O racismo segue um tema pujante, e não poderia ser diferente — está no cerne da própria formação do país. O assunto na moda é a iniciativa do Magazine Luiza de abrir programa de trainee apenas para negros, medida de teor afirmativo mas que foi rapidamente atacado pelos obtusos de plantão, levando até mesmo a, pasmem, uma ação movida por defensor público da União contra a empresa por "marketing de lacração". A DPU enquanto instituição pulou fora, alegando a independência funcional de seus membros, mas além de ser um episódio sintomático o estrago já estava feito.
Episódio sintomático porque, sendo a sociedade brasileira racista, é evidente que seus braços (institucionais, políticos, econômicos etc.) vão, cedo ou tarde e em maior ou menor grau, deixar a nu esse racismo. A DPU não está livre disso. Na verdade, a própria forma de composição das carreiras da alta Administração — concursos elitizadíssimos e restritíssimos — propicia majoritariamente o ingresso de jovens das classes altas, trazendo consigo sua própria visão de mundo, conservadora, quando não abertamente reacionária, e avessa ou no mínimo pouco sensível às questões sociais da vida "aqui embaixo". A questão racial inclusive. Não quero generalizar e sobretudo não me refiro em particular ao dito defensor público da União irritado com a "lacração" do Magazine Luiza, cuja história de vida e mentalidade não conheço, mas o episódio se insere nessa moldura macro que falamos.

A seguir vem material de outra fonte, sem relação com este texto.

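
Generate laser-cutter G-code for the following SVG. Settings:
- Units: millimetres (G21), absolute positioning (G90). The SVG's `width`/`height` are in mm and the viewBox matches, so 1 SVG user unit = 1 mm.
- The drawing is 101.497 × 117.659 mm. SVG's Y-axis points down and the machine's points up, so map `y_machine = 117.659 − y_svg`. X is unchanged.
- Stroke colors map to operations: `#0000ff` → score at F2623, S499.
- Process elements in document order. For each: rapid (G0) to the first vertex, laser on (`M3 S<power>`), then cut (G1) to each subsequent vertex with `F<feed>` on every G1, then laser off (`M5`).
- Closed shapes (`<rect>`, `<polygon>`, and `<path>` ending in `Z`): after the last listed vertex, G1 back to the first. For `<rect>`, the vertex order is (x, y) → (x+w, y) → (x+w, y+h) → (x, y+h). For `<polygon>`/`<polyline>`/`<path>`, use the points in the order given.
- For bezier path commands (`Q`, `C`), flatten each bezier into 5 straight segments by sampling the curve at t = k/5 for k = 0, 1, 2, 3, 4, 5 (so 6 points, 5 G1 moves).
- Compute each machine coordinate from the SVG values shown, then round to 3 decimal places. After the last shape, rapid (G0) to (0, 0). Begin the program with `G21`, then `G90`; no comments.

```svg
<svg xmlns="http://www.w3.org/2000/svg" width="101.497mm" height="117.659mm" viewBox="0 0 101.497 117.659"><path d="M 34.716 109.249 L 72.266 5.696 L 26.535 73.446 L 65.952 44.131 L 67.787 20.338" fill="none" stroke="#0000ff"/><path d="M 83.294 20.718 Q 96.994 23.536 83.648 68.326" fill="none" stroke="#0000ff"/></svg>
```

G21
G90
G0 X34.716 Y8.410
M3 S499
G1 X72.266 Y111.963 F2623
G1 X26.535 Y44.213 F2623
G1 X65.952 Y73.528 F2623
G1 X67.787 Y97.321 F2623
M5
G0 X83.294 Y96.941
M3 S499
G1 X87.692 Y94.135 F2623
G1 X89.927 Y87.971 F2623
G1 X89.997 Y78.449 F2623
G1 X87.905 Y65.570 F2623
G1 X83.648 Y49.333 F2623
M5
G0 X0.000 Y0.000

viewBox `0 0 101.497 117.659` with mm width/height → 1 unit = 1 mm. Flip: y_m = 117.659 − y_svg.

**Shape 1** — `<path>` open polyline, stroke `#0000ff` → score (S499, F2623). Machine vertices: (34.716,8.410) → (72.266,111.963) → (26.535,44.213) → (65.952,73.528) → (67.787,97.321). Open path.

**Shape 2** — `<path>` quadratic bezier, stroke `#0000ff` → score (S499, F2623). Control points (SVG): P0=(83.294,20.718), P1=(96.994,23.536), P2=(83.648,68.326); sampled at t=k/5. Machine vertices: (83.294,96.941) → (87.692,94.135) → (89.927,87.971) → (89.997,78.449) → (87.905,65.570) → (83.648,49.333). Open path.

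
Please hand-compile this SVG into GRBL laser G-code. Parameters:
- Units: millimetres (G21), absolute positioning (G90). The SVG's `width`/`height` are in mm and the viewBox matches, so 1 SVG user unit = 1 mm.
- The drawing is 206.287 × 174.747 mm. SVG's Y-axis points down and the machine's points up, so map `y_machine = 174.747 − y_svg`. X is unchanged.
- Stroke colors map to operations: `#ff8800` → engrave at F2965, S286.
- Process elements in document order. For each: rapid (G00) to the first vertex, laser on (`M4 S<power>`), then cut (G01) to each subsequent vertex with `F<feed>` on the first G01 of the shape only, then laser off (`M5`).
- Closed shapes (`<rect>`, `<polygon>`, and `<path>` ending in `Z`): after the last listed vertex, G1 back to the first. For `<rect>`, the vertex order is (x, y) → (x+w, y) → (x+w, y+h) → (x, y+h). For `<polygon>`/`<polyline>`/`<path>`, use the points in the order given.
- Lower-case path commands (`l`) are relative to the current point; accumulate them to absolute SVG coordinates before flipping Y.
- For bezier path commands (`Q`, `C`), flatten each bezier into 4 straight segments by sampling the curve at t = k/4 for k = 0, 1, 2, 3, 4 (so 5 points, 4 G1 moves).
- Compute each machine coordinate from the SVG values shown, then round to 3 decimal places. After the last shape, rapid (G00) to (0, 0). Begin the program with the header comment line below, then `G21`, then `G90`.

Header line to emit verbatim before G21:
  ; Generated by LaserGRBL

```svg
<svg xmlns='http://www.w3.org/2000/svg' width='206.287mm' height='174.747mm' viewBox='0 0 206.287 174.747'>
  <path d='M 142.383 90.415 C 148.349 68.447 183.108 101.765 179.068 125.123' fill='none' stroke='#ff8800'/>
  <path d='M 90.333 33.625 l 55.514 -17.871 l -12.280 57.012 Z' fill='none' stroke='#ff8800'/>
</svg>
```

; Generated by LaserGRBL
G21
G90
G00 X142.383 Y84.332
M4 S286
G01 X151.200 Y91.461 F2965
G01 X164.478 Y83.975
G01 X175.879 Y67.991
G01 X179.068 Y49.624
M5
G00 X90.333 Y141.122
M4 S286
G01 X145.847 Y158.993 F2965
G01 X133.567 Y101.981
G01 X90.333 Y141.122
M5
G00 X0.000 Y0.000

1 u = 1 mm; y_m = 174.747 − y.

[1] `<path>` cubic bezier, #ff8800→engrave S286 F2965: (142.383,84.332) → (151.200,91.461) → (164.478,83.975) → (175.879,67.991) → (179.068,49.624)

[2] `<path>` regular polygon, #ff8800→engrave S286 F2965: (90.333,141.122) → (145.847,158.993) → (133.567,101.981) → (90.333,141.122) (closed)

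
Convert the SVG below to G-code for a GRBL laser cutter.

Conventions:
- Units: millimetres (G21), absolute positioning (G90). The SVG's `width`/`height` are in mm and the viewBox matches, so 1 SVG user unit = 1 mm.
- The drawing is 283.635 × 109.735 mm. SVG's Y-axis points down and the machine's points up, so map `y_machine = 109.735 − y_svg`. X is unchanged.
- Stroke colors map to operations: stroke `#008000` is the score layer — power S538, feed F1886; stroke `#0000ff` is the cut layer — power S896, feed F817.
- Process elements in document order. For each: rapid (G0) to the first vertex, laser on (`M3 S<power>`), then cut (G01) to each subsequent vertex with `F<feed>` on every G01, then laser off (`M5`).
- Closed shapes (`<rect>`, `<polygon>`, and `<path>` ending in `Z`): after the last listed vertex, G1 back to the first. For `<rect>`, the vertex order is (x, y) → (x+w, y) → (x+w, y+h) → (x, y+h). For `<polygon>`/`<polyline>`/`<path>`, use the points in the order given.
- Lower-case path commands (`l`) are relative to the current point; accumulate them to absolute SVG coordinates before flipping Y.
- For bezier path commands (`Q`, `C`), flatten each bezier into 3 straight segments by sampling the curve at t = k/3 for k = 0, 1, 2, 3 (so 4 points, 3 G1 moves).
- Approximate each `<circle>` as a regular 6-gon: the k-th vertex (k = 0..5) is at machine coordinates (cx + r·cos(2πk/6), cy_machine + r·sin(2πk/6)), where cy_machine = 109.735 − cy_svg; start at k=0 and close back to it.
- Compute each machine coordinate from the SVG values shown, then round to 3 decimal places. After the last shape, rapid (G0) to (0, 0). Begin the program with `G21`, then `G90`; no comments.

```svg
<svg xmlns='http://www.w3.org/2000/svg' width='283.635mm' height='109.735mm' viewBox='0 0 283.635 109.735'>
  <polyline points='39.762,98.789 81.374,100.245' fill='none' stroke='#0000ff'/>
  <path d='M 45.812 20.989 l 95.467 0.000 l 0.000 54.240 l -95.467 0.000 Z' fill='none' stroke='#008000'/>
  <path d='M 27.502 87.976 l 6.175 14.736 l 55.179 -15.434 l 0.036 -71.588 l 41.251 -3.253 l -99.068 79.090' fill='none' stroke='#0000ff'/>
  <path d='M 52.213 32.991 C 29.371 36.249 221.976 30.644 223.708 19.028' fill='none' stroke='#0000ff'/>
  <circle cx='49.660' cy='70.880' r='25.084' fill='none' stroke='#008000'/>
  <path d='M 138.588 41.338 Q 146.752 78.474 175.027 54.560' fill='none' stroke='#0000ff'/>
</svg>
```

Since the viewBox matches the mm dimensions, user units are millimetres directly. The only transform is the Y-flip y_m = 109.735 − y_svg.

Shape 1 is a line segment drawn with `<polyline>`. Its stroke #0000ff means cut at S896, F817. After flipping Y the toolpath is (39.762,10.946) → (81.374,9.490).

Shape 2 is a rectangle drawn with `<path>`. Its stroke #008000 means score at S538, F1886. After flipping Y the toolpath is (45.812,88.746) → (141.279,88.746) → (141.279,34.506) → (45.812,34.506) → (45.812,88.746), returning to the start.

Shape 3 is a open polyline drawn with `<path>`. Its stroke #0000ff means cut at S896, F817. After flipping Y the toolpath is (27.502,21.759) → (33.677,7.023) → (88.856,22.457) → (88.892,94.045) → (130.143,97.298) → (31.075,18.208).

Shape 4 is a cubic bezier drawn with `<path>`. Its stroke #0000ff means cut at S896, F817. After flipping Y the toolpath is (52.213,76.744) → (86.138,76.335) → (173.401,81.200) → (223.708,90.707).

Shape 5 is a circle drawn with `<circle>`. Its stroke #008000 means score at S538, F1886. After flipping Y the toolpath is (74.744,38.855) → (62.202,60.578) → (37.118,60.578) → (24.576,38.855) → (37.118,17.132) → (62.202,17.132) → (74.744,38.855), returning to the start.

Shape 6 is a quadratic bezier drawn with `<path>`. Its stroke #0000ff means cut at S896, F817. After flipping Y the toolpath is (138.588,68.397) → (146.265,50.423) → (158.412,46.016) → (175.027,55.175).

G21
G90
G0 X39.762 Y10.946
M3 S896
G01 X81.374 Y9.490 F817
M5
G0 X45.812 Y88.746
M3 S538
G01 X141.279 Y88.746 F1886
G01 X141.279 Y34.506 F1886
G01 X45.812 Y34.506 F1886
G01 X45.812 Y88.746 F1886
M5
G0 X27.502 Y21.759
M3 S896
G01 X33.677 Y7.023 F817
G01 X88.856 Y22.457 F817
G01 X88.892 Y94.045 F817
G01 X130.143 Y97.298 F817
G01 X31.075 Y18.208 F817
M5
G0 X52.213 Y76.744
M3 S896
G01 X86.138 Y76.335 F817
G01 X173.401 Y81.200 F817
G01 X223.708 Y90.707 F817
M5
G0 X74.744 Y38.855
M3 S538
G01 X62.202 Y60.578 F1886
G01 X37.118 Y60.578 F1886
G01 X24.576 Y38.855 F1886
G01 X37.118 Y17.132 F1886
G01 X62.202 Y17.132 F1886
G01 X74.744 Y38.855 F1886
M5
G0 X138.588 Y68.397
M3 S896
G01 X146.265 Y50.423 F817
G01 X158.412 Y46.016 F817
G01 X175.027 Y55.175 F817
M5
G0 X0.000 Y0.000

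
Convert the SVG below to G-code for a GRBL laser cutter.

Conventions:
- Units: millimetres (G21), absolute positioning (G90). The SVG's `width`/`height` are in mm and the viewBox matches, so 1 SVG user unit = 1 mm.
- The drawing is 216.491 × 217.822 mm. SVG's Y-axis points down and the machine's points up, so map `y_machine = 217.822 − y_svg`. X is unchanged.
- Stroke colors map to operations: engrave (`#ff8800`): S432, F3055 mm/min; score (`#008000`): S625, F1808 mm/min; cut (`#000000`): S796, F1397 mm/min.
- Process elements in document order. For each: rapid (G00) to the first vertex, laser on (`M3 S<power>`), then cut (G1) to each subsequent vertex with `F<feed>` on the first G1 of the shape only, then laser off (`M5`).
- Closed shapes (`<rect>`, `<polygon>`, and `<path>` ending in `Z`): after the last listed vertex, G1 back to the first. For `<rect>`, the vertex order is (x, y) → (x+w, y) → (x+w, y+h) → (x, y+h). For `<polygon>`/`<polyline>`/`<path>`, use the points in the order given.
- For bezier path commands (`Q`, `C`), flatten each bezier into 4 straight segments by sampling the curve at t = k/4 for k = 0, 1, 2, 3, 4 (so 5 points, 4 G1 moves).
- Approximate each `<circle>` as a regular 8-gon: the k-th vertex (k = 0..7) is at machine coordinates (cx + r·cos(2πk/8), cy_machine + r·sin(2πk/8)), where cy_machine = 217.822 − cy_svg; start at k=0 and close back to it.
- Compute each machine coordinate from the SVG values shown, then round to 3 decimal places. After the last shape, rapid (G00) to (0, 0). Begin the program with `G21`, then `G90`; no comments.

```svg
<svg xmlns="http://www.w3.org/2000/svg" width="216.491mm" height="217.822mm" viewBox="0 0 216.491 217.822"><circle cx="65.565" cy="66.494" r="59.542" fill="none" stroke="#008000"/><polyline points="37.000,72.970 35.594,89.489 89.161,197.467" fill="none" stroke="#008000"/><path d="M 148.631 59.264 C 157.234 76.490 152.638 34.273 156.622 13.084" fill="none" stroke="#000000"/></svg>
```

G21
G90
G00 X125.107 Y151.328
M3 S625
G1 X107.668 Y193.431 F1808
G1 X65.565 Y210.870
G1 X23.462 Y193.431
G1 X6.023 Y151.328
G1 X23.462 Y109.225
G1 X65.565 Y91.786
G1 X107.668 Y109.225
G1 X125.107 Y151.328
M5
G00 X37.000 Y144.852
M3 S625
G1 X35.594 Y128.333 F1808
G1 X89.161 Y20.355
M5
G00 X148.631 Y158.558
M3 S796
G1 X152.949 Y155.527 F1397
G1 X154.359 Y167.242
G1 X154.902 Y186.161
G1 X156.622 Y204.738
M5
G00 X0.000 Y0.000

viewBox `0 0 216.491 217.822` with mm width/height → 1 unit = 1 mm. Flip: y_m = 217.822 − y_svg.

**Shape 1** — `<circle>` circle, stroke `#008000` → score (S625, F1808). Machine vertices: (125.107,151.328) → (107.668,193.431) → (65.565,210.870) → (23.462,193.431) → (6.023,151.328) → (23.462,109.225) → (65.565,91.786) → (107.668,109.225) → (125.107,151.328). Closed: final G1 returns to the first vertex.

**Shape 2** — `<polyline>` open polyline, stroke `#008000` → score (S625, F1808). Machine vertices: (37.000,144.852) → (35.594,128.333) → (89.161,20.355). Open path.

**Shape 3** — `<path>` cubic bezier, stroke `#000000` → cut (S796, F1397). Control points (SVG): P0=(148.631,59.264), P1=(157.234,76.490), P2=(152.638,34.273), P3=(156.622,13.084); sampled at t=k/4. Machine vertices: (148.631,158.558) → (152.949,155.527) → (154.359,167.242) → (154.902,186.161) → (156.622,204.738). Open path.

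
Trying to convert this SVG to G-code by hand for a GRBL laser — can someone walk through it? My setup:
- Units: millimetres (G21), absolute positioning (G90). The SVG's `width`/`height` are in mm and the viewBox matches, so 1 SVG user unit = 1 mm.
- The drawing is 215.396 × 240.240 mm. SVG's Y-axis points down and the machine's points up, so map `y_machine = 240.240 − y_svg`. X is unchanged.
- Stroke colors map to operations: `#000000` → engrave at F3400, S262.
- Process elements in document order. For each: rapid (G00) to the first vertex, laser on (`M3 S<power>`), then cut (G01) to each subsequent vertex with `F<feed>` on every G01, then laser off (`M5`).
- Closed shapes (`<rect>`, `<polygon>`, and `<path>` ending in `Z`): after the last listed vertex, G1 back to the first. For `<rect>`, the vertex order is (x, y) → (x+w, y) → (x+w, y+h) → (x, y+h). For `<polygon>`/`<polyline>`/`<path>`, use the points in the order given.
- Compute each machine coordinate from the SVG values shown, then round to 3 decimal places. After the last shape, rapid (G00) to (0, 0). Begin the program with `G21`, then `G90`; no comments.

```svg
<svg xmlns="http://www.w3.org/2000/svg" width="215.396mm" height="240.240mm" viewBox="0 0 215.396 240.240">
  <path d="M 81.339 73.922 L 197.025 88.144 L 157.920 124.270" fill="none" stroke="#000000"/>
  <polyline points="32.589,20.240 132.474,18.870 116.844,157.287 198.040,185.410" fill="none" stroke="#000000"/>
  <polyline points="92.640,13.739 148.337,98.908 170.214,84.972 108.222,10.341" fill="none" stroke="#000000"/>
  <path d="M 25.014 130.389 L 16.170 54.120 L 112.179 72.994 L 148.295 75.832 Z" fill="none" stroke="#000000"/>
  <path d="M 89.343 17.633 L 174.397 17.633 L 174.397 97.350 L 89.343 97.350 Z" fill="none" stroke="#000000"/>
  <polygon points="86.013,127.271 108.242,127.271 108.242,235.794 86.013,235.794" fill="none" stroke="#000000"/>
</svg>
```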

Vamos lá. Enquanto não houver na prática equiparação social e econômica entre brancos e negros, toda e qualquer ação afirmativa, pública ou do setor privado, é bem-vinda. Mais que isso, necessária. Brancos continuam recebendo 50% a mais do que negros no Brasil. Sim, meu filho, essa é a vida real. Como dizer que combater isso é "lacração"? "Vitimismo"? São séculos de chicotadas nas costas. Literalmente, como sabemos. E essas chagas estão abertas ainda.
Concluo com um depoimento pessoal. No início do mês eu "googleava" em busca de informações da história da família, algo como um mergulho arqueológico afetivo. Fui tão a fundo que cheguei ao "Diário do Rio de Janeiro" de 31 de outubro de 1871. Está tudo digitalizado nos grandes arquivos, façam um teste. Pois bem, havia na edição um obituário com a "relação de pessoas sepultadas nos cemitérios públicos e particulares, no dia 28 de Outubro de 1871". Tínhamos então Fulano de Tal, filho de Beltrano, morto disso, Sicrana filha de não-sei-quem morta daquilo outro e assim por diante. Ao fim da lista, vinha a informação: "Sepultaram-se mais 6 escravos". E só. Entendem? Não tinham nome, não tinham individualidade, constituíam uma única massa amorfa. É uma mácula histórica que seguirá assombrando a sociedade brasileira até que seja, um dia, devidamente reparada.